Vacuum Measurements and Quantum State Reconstruction of Phonons

TL;DR

This paper demonstrates a highly efficient vacuum measurement scheme to reconstruct the quantum state of phonons in a trapped ion, verifying quantum dynamics and interference effects predicted by theory.

Contribution

It introduces a novel vacuum measurement approach for quantum state reconstruction of phonons and applies it to observe Jaynes-Cummings dynamics and quantum interference.

Findings

Measured the $Q$-function of vibrational motion in a Yb ion

Reconstructed the Wigner function showing quantum interference

Observed the bifurcation and revival of the coherent state

Abstract

A quantum state is fully characterized by its density matrix or equivalently by its quasiprobabilities in phase space.

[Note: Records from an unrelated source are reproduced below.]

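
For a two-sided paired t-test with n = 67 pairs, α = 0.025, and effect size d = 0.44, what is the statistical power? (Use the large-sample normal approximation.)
Power ≈ 0.91

Power calculation (paired t-test, normal approximation):
z_β = d · √n - z_{α/2}
z_β = 0.44 · √67 - 2.241
z_β = 0.44 · 8.185 - 2.241
z_β = 1.360

Power = Φ(z_β) = Φ(1.360) ≈ 0.913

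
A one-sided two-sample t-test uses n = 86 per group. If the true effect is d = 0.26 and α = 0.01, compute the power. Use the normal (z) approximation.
Power ≈ 0.27

Power calculation (two-sample t-test, normal approximation):
z_β = d · √(n/2) - z_α
z_β = 0.26 · √(86/2) - 2.326
z_β = 0.26 · 6.557 - 2.326
z_β = -0.621

Power = Φ(z_β) = Φ(-0.621) ≈ 0.267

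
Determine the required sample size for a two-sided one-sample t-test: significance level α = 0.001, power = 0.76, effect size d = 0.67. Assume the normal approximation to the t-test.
n = 36

Sample size formula (one-sample t-test, normal approximation):
n = ((z_{α/2} + z_β) / d)²

z_{α/2} = 3.291 (for α = 0.001, two-sided)
z_β = 0.706 (for power = 0.76)
d = 0.67

n = ((3.291 + 0.706) / 0.67)²
n = (5.966)²
n ≈ 35.59
Round up to the next whole number: n = 36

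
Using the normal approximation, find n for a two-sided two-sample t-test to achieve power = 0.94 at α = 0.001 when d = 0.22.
n = 971 per group

Sample size formula (two-sample t-test, normal approximation):
n = 2 · ((z_{α/2} + z_β) / d)²

z_{α/2} = 3.291 (for α = 0.001, two-sided)
z_β = 1.555 (for power = 0.94)
d = 0.22

n = 2 · ((3.291 + 1.555) / 0.22)²
n = 2 · (22.027)²
n ≈ 970.38
Round up to the next whole number: n = 971 per group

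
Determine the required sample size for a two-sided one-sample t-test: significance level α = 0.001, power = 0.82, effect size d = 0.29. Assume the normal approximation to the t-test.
n = 211

Sample size formula (one-sample t-test, normal approximation):
n = ((z_{α/2} + z_β) / d)²

z_{α/2} = 3.291 (for α = 0.001, two-sided)
z_β = 0.915 (for power = 0.82)
d = 0.29

n = ((3.291 + 0.915) / 0.29)²
n = (14.503)²
n ≈ 210.34
Round up to the next whole number: n = 211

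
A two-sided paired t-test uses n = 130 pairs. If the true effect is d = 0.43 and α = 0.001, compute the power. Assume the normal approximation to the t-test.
Power ≈ 0.95

Power calculation (paired t-test, normal approximation):
z_β = d · √n - z_{α/2}
z_β = 0.43 · √130 - 3.291
z_β = 0.43 · 11.402 - 3.291
z_β = 1.612

Power = Φ(z_β) = Φ(1.612) ≈ 0.947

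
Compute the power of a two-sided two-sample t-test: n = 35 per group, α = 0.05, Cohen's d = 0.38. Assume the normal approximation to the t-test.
Power ≈ 0.36

Power calculation (two-sample t-test, normal approximation):
z_β = d · √(n/2) - z_{α/2}
z_β = 0.38 · √(35/2) - 1.960
z_β = 0.38 · 4.183 - 1.960
z_β = -0.370

Power = Φ(z_β) = Φ(-0.370) ≈ 0.356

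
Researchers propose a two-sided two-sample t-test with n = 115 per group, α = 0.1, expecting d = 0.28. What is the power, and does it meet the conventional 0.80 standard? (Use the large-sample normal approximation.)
Power ≈ 0.68; the study is underpowered (power < 0.80)

Power calculation (two-sample t-test, normal approximation):
z_β = d · √(n/2) - z_{α/2}
z_β = 0.28 · √(115/2) - 1.645
z_β = 0.28 · 7.583 - 1.645
z_β = 0.478

Power = Φ(z_β) = Φ(0.478) ≈ 0.684

Effect size d = 0.28 is small by Cohen's convention (0.2/0.5/0.8).

Threshold: power ≥ 0.80 is conventionally adequate.
Power ≈ 0.68 → the study is underpowered (power < 0.80).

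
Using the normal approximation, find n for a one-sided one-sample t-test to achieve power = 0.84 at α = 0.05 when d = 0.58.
n = 21

Sample size formula (one-sample t-test, normal approximation):
n = ((z_α + z_β) / d)²

z_α = 1.645 (for α = 0.05, one-sided)
z_β = 0.994 (for power = 0.84)
d = 0.58

n = ((1.645 + 0.994) / 0.58)²
n = (4.550)²
n ≈ 20.70
Round up to the next whole number: n = 21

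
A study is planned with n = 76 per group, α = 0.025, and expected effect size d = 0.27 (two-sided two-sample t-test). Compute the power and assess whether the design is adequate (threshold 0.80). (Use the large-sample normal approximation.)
Power ≈ 0.28; the study is underpowered (power < 0.80)

Power calculation (two-sample t-test, normal approximation):
z_β = d · √(n/2) - z_{α/2}
z_β = 0.27 · √(76/2) - 2.241
z_β = 0.27 · 6.164 - 2.241
z_β = -0.577

Power = Φ(z_β) = Φ(-0.577) ≈ 0.282

Effect size d = 0.27 is small by Cohen's convention (0.2/0.5/0.8).

Threshold: power ≥ 0.80 is conventionally adequate.
Power ≈ 0.28 → the study is underpowered (power < 0.80).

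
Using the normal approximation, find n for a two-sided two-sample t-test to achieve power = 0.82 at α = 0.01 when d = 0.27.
n = 335 per group

Sample size formula (two-sample t-test, normal approximation):
n = 2 · ((z_{α/2} + z_β) / d)²

z_{α/2} = 2.576 (for α = 0.01, two-sided)
z_β = 0.915 (for power = 0.82)
d = 0.27

n = 2 · ((2.576 + 0.915) / 0.27)²
n = 2 · (12.930)²
n ≈ 334.37
Round up to the next whole number: n = 335 per group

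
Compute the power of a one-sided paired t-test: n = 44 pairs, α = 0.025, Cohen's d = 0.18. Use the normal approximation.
Power ≈ 0.22

Power calculation (paired t-test, normal approximation):
z_β = d · √n - z_α
z_β = 0.18 · √44 - 1.960
z_β = 0.18 · 6.633 - 1.960
z_β = -0.766

Power = Φ(z_β) = Φ(-0.766) ≈ 0.222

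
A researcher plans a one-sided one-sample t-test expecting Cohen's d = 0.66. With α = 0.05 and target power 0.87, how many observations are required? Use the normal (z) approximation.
n = 18

Sample size formula (one-sample t-test, normal approximation):
n = ((z_α + z_β) / d)²

z_α = 1.645 (for α = 0.05, one-sided)
z_β = 1.126 (for power = 0.87)
d = 0.66

n = ((1.645 + 1.126) / 0.66)²
n = (4.198)²
n ≈ 17.62
Round up to the next whole number: n = 18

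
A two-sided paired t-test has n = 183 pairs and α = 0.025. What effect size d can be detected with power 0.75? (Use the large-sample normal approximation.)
d ≈ 0.22

Minimum detectable effect (paired t-test, normal approximation):
d = (z_{α/2} + z_β) / √n
d = (2.241 + 0.674) / √183
d = 2.916 / 13.528
d ≈ 0.22

By Cohen's convention (0.2 small / 0.5 medium / 0.8 large): small effect.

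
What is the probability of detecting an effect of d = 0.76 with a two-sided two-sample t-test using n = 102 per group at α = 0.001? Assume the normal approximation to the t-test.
Power ≈ 0.98

Power calculation (two-sample t-test, normal approximation):
z_β = d · √(n/2) - z_{α/2}
z_β = 0.76 · √(102/2) - 3.291
z_β = 0.76 · 7.141 - 3.291
z_β = 2.137

Power = Φ(z_β) = Φ(2.137) ≈ 0.984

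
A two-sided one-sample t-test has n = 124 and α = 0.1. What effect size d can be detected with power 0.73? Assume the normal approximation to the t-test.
d ≈ 0.20

Minimum detectable effect (one-sample t-test, normal approximation):
d = (z_{α/2} + z_β) / √n
d = (1.645 + 0.613) / √124
d = 2.258 / 11.136
d ≈ 0.20

By Cohen's convention (0.2 small / 0.5 medium / 0.8 large): small effect.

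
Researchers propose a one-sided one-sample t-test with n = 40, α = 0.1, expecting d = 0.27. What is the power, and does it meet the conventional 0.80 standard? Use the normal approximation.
Power ≈ 0.66; the study is underpowered (power < 0.80)

Power calculation (one-sample t-test, normal approximation):
z_β = d · √n - z_α
z_β = 0.27 · √40 - 1.282
z_β = 0.27 · 6.325 - 1.282
z_β = 0.426

Power = Φ(z_β) = Φ(0.426) ≈ 0.665

Effect size d = 0.27 is small by Cohen's convention (0.2/0.5/0.8).

Threshold: power ≥ 0.80 is conventionally adequate.
Power ≈ 0.66 → the study is underpowered (power < 0.80).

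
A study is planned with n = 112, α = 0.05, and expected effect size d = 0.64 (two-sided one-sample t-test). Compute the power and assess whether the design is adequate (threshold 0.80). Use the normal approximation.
Power ≈ 1.00; the study is adequately powered (power ≥ 0.80)

Power calculation (one-sample t-test, normal approximation):
z_β = d · √n - z_{α/2}
z_β = 0.64 · √112 - 1.960
z_β = 0.64 · 10.583 - 1.960
z_β = 4.813

Power = Φ(z_β) = Φ(4.813) ≈ 1.000

Effect size d = 0.64 is medium by Cohen's convention (0.2/0.5/0.8).

Threshold: power ≥ 0.80 is conventionally adequate.
Power ≈ 1.00 → the study is adequately powered (power ≥ 0.80).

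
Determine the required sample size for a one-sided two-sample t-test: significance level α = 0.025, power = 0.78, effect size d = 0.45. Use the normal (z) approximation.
n = 74 per group

Sample size formula (two-sample t-test, normal approximation):
n = 2 · ((z_α + z_β) / d)²

z_α = 1.960 (for α = 0.025, one-sided)
z_β = 0.772 (for power = 0.78)
d = 0.45

n = 2 · ((1.960 + 0.772) / 0.45)²
n = 2 · (6.071)²
n ≈ 73.71
Round up to the next whole number: n = 74 per group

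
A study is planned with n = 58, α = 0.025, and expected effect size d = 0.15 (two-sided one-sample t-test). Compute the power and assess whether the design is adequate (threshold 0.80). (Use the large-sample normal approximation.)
Power ≈ 0.14; the study is underpowered (power < 0.80)

Power calculation (one-sample t-test, normal approximation):
z_β = d · √n - z_{α/2}
z_β = 0.15 · √58 - 2.241
z_β = 0.15 · 7.616 - 2.241
z_β = -1.099

Power = Φ(z_β) = Φ(-1.099) ≈ 0.136

Effect size d = 0.15 is very small by Cohen's convention (0.2/0.5/0.8).

Threshold: power ≥ 0.80 is conventionally adequate.
Power ≈ 0.14 → the study is underpowered (power < 0.80).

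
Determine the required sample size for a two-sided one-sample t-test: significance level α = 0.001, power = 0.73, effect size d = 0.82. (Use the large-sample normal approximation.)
n = 23

Sample size formula (one-sample t-test, normal approximation):
n = ((z_{α/2} + z_β) / d)²

z_{α/2} = 3.291 (for α = 0.001, two-sided)
z_β = 0.613 (for power = 0.73)
d = 0.82

n = ((3.291 + 0.613) / 0.82)²
n = (4.761)²
n ≈ 22.67
Round up to the next whole number: n = 23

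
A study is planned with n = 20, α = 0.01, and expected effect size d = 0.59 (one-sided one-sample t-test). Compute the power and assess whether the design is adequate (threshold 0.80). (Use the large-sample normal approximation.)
Power ≈ 0.62; the study is underpowered (power < 0.80)

Power calculation (one-sample t-test, normal approximation):
z_β = d · √n - z_α
z_β = 0.59 · √20 - 2.326
z_β = 0.59 · 4.472 - 2.326
z_β = 0.312

Power = Φ(z_β) = Φ(0.312) ≈ 0.623

Effect size d = 0.59 is medium by Cohen's convention (0.2/0.5/0.8).

Threshold: power ≥ 0.80 is conventionally adequate.
Power ≈ 0.62 → the study is underpowered (power < 0.80).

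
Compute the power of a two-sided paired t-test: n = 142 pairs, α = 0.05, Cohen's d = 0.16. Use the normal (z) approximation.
Power ≈ 0.48

Power calculation (paired t-test, normal approximation):
z_β = d · √n - z_{α/2}
z_β = 0.16 · √142 - 1.960
z_β = 0.16 · 11.916 - 1.960
z_β = -0.053

Power = Φ(z_β) = Φ(-0.053) ≈ 0.479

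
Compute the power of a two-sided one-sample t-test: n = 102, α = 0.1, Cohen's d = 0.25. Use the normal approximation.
Power ≈ 0.81

Power calculation (one-sample t-test, normal approximation):
z_β = d · √n - z_{α/2}
z_β = 0.25 · √102 - 1.645
z_β = 0.25 · 10.100 - 1.645
z_β = 0.880

Power = Φ(z_β) = Φ(0.880) ≈ 0.811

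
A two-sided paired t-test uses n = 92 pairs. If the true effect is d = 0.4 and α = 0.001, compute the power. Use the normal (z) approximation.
Power ≈ 0.71

Power calculation (paired t-test, normal approximation):
z_β = d · √n - z_{α/2}
z_β = 0.4 · √92 - 3.291
z_β = 0.4 · 9.592 - 3.291
z_β = 0.546

Power = Φ(z_β) = Φ(0.546) ≈ 0.708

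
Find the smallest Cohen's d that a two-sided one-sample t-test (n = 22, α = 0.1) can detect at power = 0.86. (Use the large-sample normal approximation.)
d ≈ 0.58

Minimum detectable effect (one-sample t-test, normal approximation):
d = (z_{α/2} + z_β) / √n
d = (1.645 + 1.080) / √22
d = 2.725 / 4.690
d ≈ 0.58

By Cohen's convention (0.2 small / 0.5 medium / 0.8 large): medium effect.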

A scheme to identify the quasiprobabilities of a quantum state is an important tool in the recent development of quantum technologies. Based on our highly efficient vacuum measurement scheme, we measure the quasiprobability $Q$-function of the vibrational motion for a \Yb ion {\it resonantly} interacting with its internal energy states. This interaction model is known as the Jaynes-Cummings model which is one of the fundamental models in quantum electrodynamics. We apply the capability of the vacuum measurement to study the Jaynes-Cummings dynamics, where the Gaussian peak of the initial coherent state is known to bifurcate and rotate around the origin of phase space. They merge at the so-called revival time at the other side of phase space. The measured $Q$-function agrees with the theoretical prediction. Moreover, we reconstruct the Wigner function by deconvoluting the $Q$-function and observe the quantum interference in the Wigner function at half of the revival time, where the vibrational state becomes nearly disentangled from the internal energy states and forms a superposition of two composite states. The scheme can be applied to other physical setups including cavity or circuit-QED and optomechanical systems.